Im Sommer gibt es Eis bei Alberto, draußen am Tresen. Neben den Standard-Sorten gibt es auch Eigenkreationen wie „Annettes Eis“, dessen Bestandteile sind weiße Schokolade, Granatapfel und Kokos. Der Eistresen ist seit Generationen bekannt, „im Sommer müssen wir einen Mitarbeiter nur dafür abstellen.“ Bei Alberto wird man eben rundum betreut. Auch in Einrichtungsfragen. So gibt es in einem der Räume eine kleine Ausstellung mit Einrichtungsgegenständen. Wem zum Beispiel einer der Lampenschirme gefällt, der kann ihn gleich kaufen.

Beim Griechen Naxos verbringen viele Norderstedter ihre Mittagspause

Das Restaurant Naxos ist eine beliebte Adresse für den Mittagstisch. Im Bild: Die Kellner Billy (v.l.), Hasan, Inhaber Shami Gill und Kellner Nektarios.
Das Restaurant Naxos ist eine beliebte Adresse für den Mittagstisch. Im Bild: Die Kellner Billy (v.l.), Hasan, Inhaber Shami Gill und Kellner Nektarios. © FMG | Claas Greite

Ein Restaurant, das für manche Norderstedter wie ein zweites Wohnzimmer ist: das ist auch der Grieche „Naxos“. Auch der ist schon seit 1993 ansässig und ebenfalls eine sehr beliebte Adresse für den Mittagstisch. „Viele Mitarbeiter der umliegenden Firmen kommen zu uns, zum Beispiel von den Stadtwerken, Jungheinrich oder Schülke & Mayr. Und viele Norderstedter Firmen machen ihre Weihnachtsfeiern bei uns“, sagt Inhaber Shami Gill.

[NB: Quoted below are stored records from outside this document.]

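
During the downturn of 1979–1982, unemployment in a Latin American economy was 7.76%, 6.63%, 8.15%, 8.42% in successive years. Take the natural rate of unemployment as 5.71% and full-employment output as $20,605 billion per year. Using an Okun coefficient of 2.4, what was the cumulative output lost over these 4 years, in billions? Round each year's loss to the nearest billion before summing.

$4,016 billion

Year 1979: gap = -2.4 × (7.76 - 5.71) = -4.92%, loss ≈ 20605 × 4.92/100 ≈ 1014.
Year 1980: gap = -2.4 × (6.63 - 5.71) = -2.208%, loss ≈ 20605 × 2.208/100 ≈ 455.
Year 1981: gap = -2.4 × (8.15 - 5.71) = -5.856%, loss ≈ 20605 × 5.856/100 ≈ 1207.
Year 1982: gap = -2.4 × (8.42 - 5.71) = -6.504%, loss ≈ 20605 × 6.504/100 ≈ 1340.
Total lost output = 1014 + 455 + 1207 + 1340 = 4016 billion.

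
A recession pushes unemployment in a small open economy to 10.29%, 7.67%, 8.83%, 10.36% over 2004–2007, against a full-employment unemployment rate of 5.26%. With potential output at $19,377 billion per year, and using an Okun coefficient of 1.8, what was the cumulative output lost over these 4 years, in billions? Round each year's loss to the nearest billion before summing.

Year 2004: gap = -1.8 × (10.29 - 5.26) = -9.054%, loss ≈ 19377 × 9.054/100 ≈ 1754.
Year 2005: gap = -1.8 × (7.67 - 5.26) = -4.338%, loss ≈ 19377 × 4.338/100 ≈ 841.
Year 2006: gap = -1.8 × (8.83 - 5.26) = -6.426%, loss ≈ 19377 × 6.426/100 ≈ 1245.
Year 2007: gap = -1.8 × (10.36 - 5.26) = -9.18%, loss ≈ 19377 × 9.18/100 ≈ 1779.
Total lost output = 1754 + 841 + 1245 + 1779 = 5619 billion.

$5,619 billion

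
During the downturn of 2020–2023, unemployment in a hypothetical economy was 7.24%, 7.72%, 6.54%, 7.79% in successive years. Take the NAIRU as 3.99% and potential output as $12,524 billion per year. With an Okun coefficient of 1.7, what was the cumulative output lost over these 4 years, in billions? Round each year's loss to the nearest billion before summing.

$2,838 billion

Year 2020: gap = -1.7 × (7.24 - 3.99) = -5.525%, loss ≈ 12524 × 5.525/100 ≈ 692.
Year 2021: gap = -1.7 × (7.72 - 3.99) = -6.341%, loss ≈ 12524 × 6.341/100 ≈ 794.
Year 2022: gap = -1.7 × (6.54 - 3.99) = -4.335%, loss ≈ 12524 × 4.335/100 ≈ 543.
Year 2023: gap = -1.7 × (7.79 - 3.99) = -6.46%, loss ≈ 12524 × 6.46/100 ≈ 809.
Total lost output = 692 + 794 + 543 + 809 = 2838 billion.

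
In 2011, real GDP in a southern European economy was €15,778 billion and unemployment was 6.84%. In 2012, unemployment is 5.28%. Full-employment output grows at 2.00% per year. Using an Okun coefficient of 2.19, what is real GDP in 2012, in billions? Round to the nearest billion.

Δu = 5.28 - 6.84 = -1.56 points.
Okun's law (growth form): g_Y = g_Y* - β × Δu = 2.00 - 2.19 × (-1.56) = 2 + 3.4164 = 5.4164%.
Real GDP in the next year = 15778 × (1 + 5.4164/100) = 15778 × 1.054164 ≈ 16633 billion.

€16,633 billion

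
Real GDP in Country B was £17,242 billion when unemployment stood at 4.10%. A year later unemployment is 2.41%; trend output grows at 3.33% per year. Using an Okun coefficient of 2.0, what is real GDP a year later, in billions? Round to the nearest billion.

Δu = 2.41 - 4.1 = -1.69 points.
Okun's law (growth form): g_Y = g_Y* - β × Δu = 3.33 - 2.0 × (-1.69) = 3.33 + 3.38 = 6.71%.
Real GDP in the next year = 17242 × (1 + 6.71/100) = 17242 × 1.0671 ≈ 18399 billion.

£18,399 billion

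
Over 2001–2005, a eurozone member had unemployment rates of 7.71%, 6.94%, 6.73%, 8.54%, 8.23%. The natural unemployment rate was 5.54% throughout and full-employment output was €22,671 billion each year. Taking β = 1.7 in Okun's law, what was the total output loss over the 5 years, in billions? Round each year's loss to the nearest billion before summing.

Year 2001: gap = -1.7 × (7.71 - 5.54) = -3.689%, loss ≈ 22671 × 3.689/100 ≈ 836.
Year 2002: gap = -1.7 × (6.94 - 5.54) = -2.38%, loss ≈ 22671 × 2.38/100 ≈ 540.
Year 2003: gap = -1.7 × (6.73 - 5.54) = -2.023%, loss ≈ 22671 × 2.023/100 ≈ 459.
Year 2004: gap = -1.7 × (8.54 - 5.54) = -5.1%, loss ≈ 22671 × 5.1/100 ≈ 1156.
Year 2005: gap = -1.7 × (8.23 - 5.54) = -4.573%, loss ≈ 22671 × 4.573/100 ≈ 1037.
Total lost output = 836 + 540 + 459 + 1156 + 1037 = 4028 billion.

€4,028 billion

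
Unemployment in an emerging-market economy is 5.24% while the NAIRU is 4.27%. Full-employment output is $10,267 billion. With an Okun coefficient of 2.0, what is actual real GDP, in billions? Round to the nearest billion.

$10,068 billion

Unemployment gap = 5.24 - 4.27 = 0.97 points, so the output gap is -2 × 0.97 = -1.94%.
Actual GDP = 10267 × (1 - 1.94/100) = 10267 × 0.9806 ≈ 10068 billion.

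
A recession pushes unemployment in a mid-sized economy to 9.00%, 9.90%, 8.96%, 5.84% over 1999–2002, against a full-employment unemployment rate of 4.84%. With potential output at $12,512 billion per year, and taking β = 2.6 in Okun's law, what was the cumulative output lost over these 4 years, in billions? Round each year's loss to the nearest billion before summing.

$4,664 billion

Year 1999: gap = -2.6 × (9 - 4.84) = -10.816%, loss ≈ 12512 × 10.816/100 ≈ 1353.
Year 2000: gap = -2.6 × (9.9 - 4.84) = -13.156%, loss ≈ 12512 × 13.156/100 ≈ 1646.
Year 2001: gap = -2.6 × (8.96 - 4.84) = -10.712%, loss ≈ 12512 × 10.712/100 ≈ 1340.
Year 2002: gap = -2.6 × (5.84 - 4.84) = -2.6%, loss ≈ 12512 × 2.6/100 ≈ 325.
Total lost output = 1353 + 1646 + 1340 + 325 = 4664 billion.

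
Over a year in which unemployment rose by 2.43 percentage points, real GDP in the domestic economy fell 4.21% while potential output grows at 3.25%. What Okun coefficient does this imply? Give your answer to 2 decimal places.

β ≈ 3.07

Growth form: g_Y = g_Y* - β × Δu, so β = (g_Y* - g_Y)/Δu.
β = (3.25 + 4.21)/2.43 = 7.46/2.43 = 3.07.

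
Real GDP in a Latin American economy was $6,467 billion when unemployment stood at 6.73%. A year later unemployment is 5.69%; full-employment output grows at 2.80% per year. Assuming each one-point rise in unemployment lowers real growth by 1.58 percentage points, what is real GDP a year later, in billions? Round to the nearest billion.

$6,754 billion

Δu = 5.69 - 6.73 = -1.04 points.
Okun's law (growth form): g_Y = g_Y* - β × Δu = 2.80 - 1.58 × (-1.04) = 2.8 + 1.6432 = 4.4432%.
Real GDP in the next year = 6467 × (1 + 4.4432/100) = 6467 × 1.044432 ≈ 6754 billion.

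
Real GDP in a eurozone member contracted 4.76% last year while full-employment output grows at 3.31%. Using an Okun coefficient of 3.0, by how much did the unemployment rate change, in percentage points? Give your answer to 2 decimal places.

2.69 percentage points

Growth-rate Okun's law: g_Y = g_Y* - β × Δu, so Δu = (g_Y* - g_Y)/β.
Δu = (3.31 + 4.76)/3.0 = 8.07/3.0 = 2.69 percentage points.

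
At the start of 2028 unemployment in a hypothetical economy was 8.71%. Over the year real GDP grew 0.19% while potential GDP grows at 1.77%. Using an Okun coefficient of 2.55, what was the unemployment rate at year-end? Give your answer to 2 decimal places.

Growth-rate Okun's law: g_Y = g_Y* - β × Δu, so Δu = (g_Y* - g_Y)/β.
Δu = (1.77 - 0.19)/2.55 = 1.58/2.55 = 0.62 percentage points.
Year-end unemployment = 8.71 + 0.62 = 9.33%.

9.33%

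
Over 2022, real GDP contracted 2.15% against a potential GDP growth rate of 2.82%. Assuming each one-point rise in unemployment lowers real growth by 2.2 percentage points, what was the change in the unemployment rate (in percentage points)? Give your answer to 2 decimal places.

Growth-rate Okun's law: g_Y = g_Y* - β × Δu, so Δu = (g_Y* - g_Y)/β.
Δu = (2.82 + 2.15)/2.2 = 4.97/2.2 = 2.26 percentage points.

2.26 percentage points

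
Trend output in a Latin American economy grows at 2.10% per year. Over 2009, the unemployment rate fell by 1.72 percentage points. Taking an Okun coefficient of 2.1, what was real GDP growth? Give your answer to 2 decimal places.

Growth-rate Okun's law: g_Y = g_Y* - β × Δu.
g_Y = 2.10 - 2.1 × (-1.72) = 2.1 + 3.612 = 5.712%, i.e. 5.71% to 2 d.p.

5.71%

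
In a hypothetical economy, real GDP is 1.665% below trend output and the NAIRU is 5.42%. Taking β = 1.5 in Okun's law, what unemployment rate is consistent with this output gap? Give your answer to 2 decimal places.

6.53%

From Okun's law, u - u* = -(output gap)/β = -(-1.665)/1.5 = 1.11 points.
So u = 5.42 + 1.11 = 6.53%.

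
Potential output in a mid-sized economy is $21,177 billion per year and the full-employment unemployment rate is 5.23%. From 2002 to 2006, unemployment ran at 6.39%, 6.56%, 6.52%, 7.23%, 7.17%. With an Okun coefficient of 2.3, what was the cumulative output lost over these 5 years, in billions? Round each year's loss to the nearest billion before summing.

Year 2002: gap = -2.3 × (6.39 - 5.23) = -2.668%, loss ≈ 21177 × 2.668/100 ≈ 565.
Year 2003: gap = -2.3 × (6.56 - 5.23) = -3.059%, loss ≈ 21177 × 3.059/100 ≈ 648.
Year 2004: gap = -2.3 × (6.52 - 5.23) = -2.967%, loss ≈ 21177 × 2.967/100 ≈ 628.
Year 2005: gap = -2.3 × (7.23 - 5.23) = -4.6%, loss ≈ 21177 × 4.6/100 ≈ 974.
Year 2006: gap = -2.3 × (7.17 - 5.23) = -4.462%, loss ≈ 21177 × 4.462/100 ≈ 945.
Total lost output = 565 + 648 + 628 + 974 + 945 = 3760 billion.

$3,760 billion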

Aber Privatleute, Ehepaare und Familien kommen natürlich auch. Seit der Corona-Pandemie hat sich sein Geschäft allerdings ein bisschen verändert. „Viele Kunden holen sich mittlerweile ihr Essen ab, besonders samstags und sonntags. Das Abhol-Geschäft ist ein zweites Standbein geworden“,sagt Gill.

Er lebt selbst in Norderstedt-Mitte, sagt, dass man im Viertel eigentlich „alles habe“, dass es ein „schöner Mix“ sei. Ein Vorteil: „Man braucht kein Auto, wenn man in Mitte wohnt.“ Im vergangenen Sommer war er gerne mit seiner Familie beim Open Air-Kino auf dem Rathausplatz. Aber er sagt auch: „Das City-Ding könnte schon noch ein bisschen mehr gelebt werden.“

Tatsächlich ist auf dem zentralen, großen Marktplatz hauptsächlich am Donnerstag etwas los. Dann ist nämlich Markttag. Thomas Will und seine Mitstreiter bemühen sich nach Kräften, den Platz auch an anderen Tagen zu beleben. Und so gibt es einige regelmäßige Events wie den Kunsthandwerkermarkt und den Weihnachtsmarkt. Als nächstes steht ein Kinderfest an (Termin: 10. August.) Die ebenfalls schon geplante „Lange Nacht der Krimis“ (Termin: 21.9.) wird hauptsächlich im Spectrum Kino stattfinden.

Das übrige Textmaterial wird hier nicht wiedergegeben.